On the other hand, the other kind of destructive operations, recycling operations, are intended to be used in functional code. They use side effects only as an optimization. In particular, they reuse certain cons cells from their arguments when building their result. However, unlike functions such as APPEND
that reuse cons cells by including them, unmodified, in the list they return, recycling functions reuse cons cells as raw material, modifying the CAR
and CDR
as necessary to build the desired result. Thus, recycling functions can be used safely only when the original lists aren't going to be needed after the call to the recycling function.
To see how a recycling function works, let's compare REVERSE
, the nondestructive function that returns a reversed version of a sequence, to NREVERSE
, a recycling version of the same function. Because REVERSE
doesn't modify its argument, it must allocate a new cons cell for each element in the list being reversed. But suppose you write something like this:
(setf *list* (reverse *list*))
By assigning the result of REVERSE
back to *list*
, you've removed the reference to the original value of *list*
. Assuming the cons cells in the original list aren't referenced anywhere else, they're now eligible to be garbage collected. However, in many Lisp implementations it'd be more efficient to immediately reuse the existing cons cells rather than allocating new ones and letting the old ones become garbage.
NREVERSE
allows you to do exactly that. The N stands for non-consing, meaning it doesn't need to allocate any new cons cells. The exact side effects of NREVERSE
are intentionally not specified—it's allowed to modify any CAR
or CDR
of any cons cell in the list—but a typical implementation might walk down the list changing the CDR
of each cons cell to point to the previous cons cell, eventually returning the cons cell that was previously the last cons cell in the old list and is now the head of the reversed list. No new cons cells need to be allocated, and no garbage is created.

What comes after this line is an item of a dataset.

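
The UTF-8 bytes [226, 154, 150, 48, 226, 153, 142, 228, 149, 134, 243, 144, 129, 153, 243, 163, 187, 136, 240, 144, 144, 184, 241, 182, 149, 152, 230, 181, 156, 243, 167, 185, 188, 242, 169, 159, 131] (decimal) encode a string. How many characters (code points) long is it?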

Most recycling functions, like NREVERSE
, have nondestructive counterparts that compute the same result. In general, the recycling functions have names that are the same as their non-destructive counterparts except with a leading N. However, not all do, including several of the more commonly used recycling functions such as NCONC
, the recycling version of APPEND
, and DELETE
, DELETE-IF
, DELETE-IF-NOT
, and DELETE-DUPLICATES
, the recycling versions of the REMOVE
family of sequence functions.
In general, you use recycling functions in the same way you use their nondestructive counterparts except it's safe to use them only when you know the arguments aren't going to be used after the function returns. The side effects of most recycling functions aren't specified tightly enough to be relied upon.

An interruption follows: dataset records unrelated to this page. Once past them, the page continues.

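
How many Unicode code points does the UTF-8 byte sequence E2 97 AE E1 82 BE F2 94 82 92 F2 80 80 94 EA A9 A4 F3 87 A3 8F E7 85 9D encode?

Byte at offset 0: 0xE2 = 11100010 → 3-byte char (#1). Advance 3.
Byte at offset 3: 0xE1 = 11100001 → 3-byte char (#2). Advance 3.
Byte at offset 6: 0xF2 = 11110010 → 4-byte char (#3). Advance 4.
Byte at offset 10: 0xF2 = 11110010 → 4-byte char (#4). Advance 4.
Byte at offset 14: 0xEA = 11101010 → 3-byte char (#5). Advance 3.
Byte at offset 17: 0xF3 = 11110011 → 4-byte char (#6). Advance 4.
Byte at offset 21: 0xE7 = 11100111 → 3-byte char (#7). Advance 3.
Reached end at offset 24 after 7 code points.

7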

However, the waters are further muddied by a handful of recycling functions with specified side effects that can be relied upon. They are NCONC
, the recycling version of APPEND
, and NSUBSTITUTE
and its -IF
and -IF-NOT
variants, the recycling versions of the sequence functions SUBSTITUTE
and friends.
Like APPEND
, NCONC
returns a concatenation of its list arguments, but it builds its result in the following way: for each nonempty list it's passed, NCONC
sets the CDR
of the list's last cons cell to point to the first cons cell of the next nonempty list. It then returns the first list, which is now the head of the spliced-together result. Thus:
(defparameter *x* (list 1 2 3))
(nconc *x* (list 4 5 6)) ==> (1 2 3 4 5 6)
*x* ==> (1 2 3 4 5 6)
NSUBSTITUTE
and variants can be relied on to walk down the list structure of the list argument and to SETF
the CAR
s of any cons cells holding the old value to the new value and to otherwise leave the list intact. It then returns the original list, which now has the same value as would've been computed by SUBSTITUTE
.[136]
The key thing to remember about NCONC
and NSUBSTITUTE
is that they're the exceptions to the rule that you can't rely on the side effects of recycling functions. It's perfectly acceptable—and arguably good style—to ignore the reliability of their side effects and use them, like any other recycling function, only for the value they return.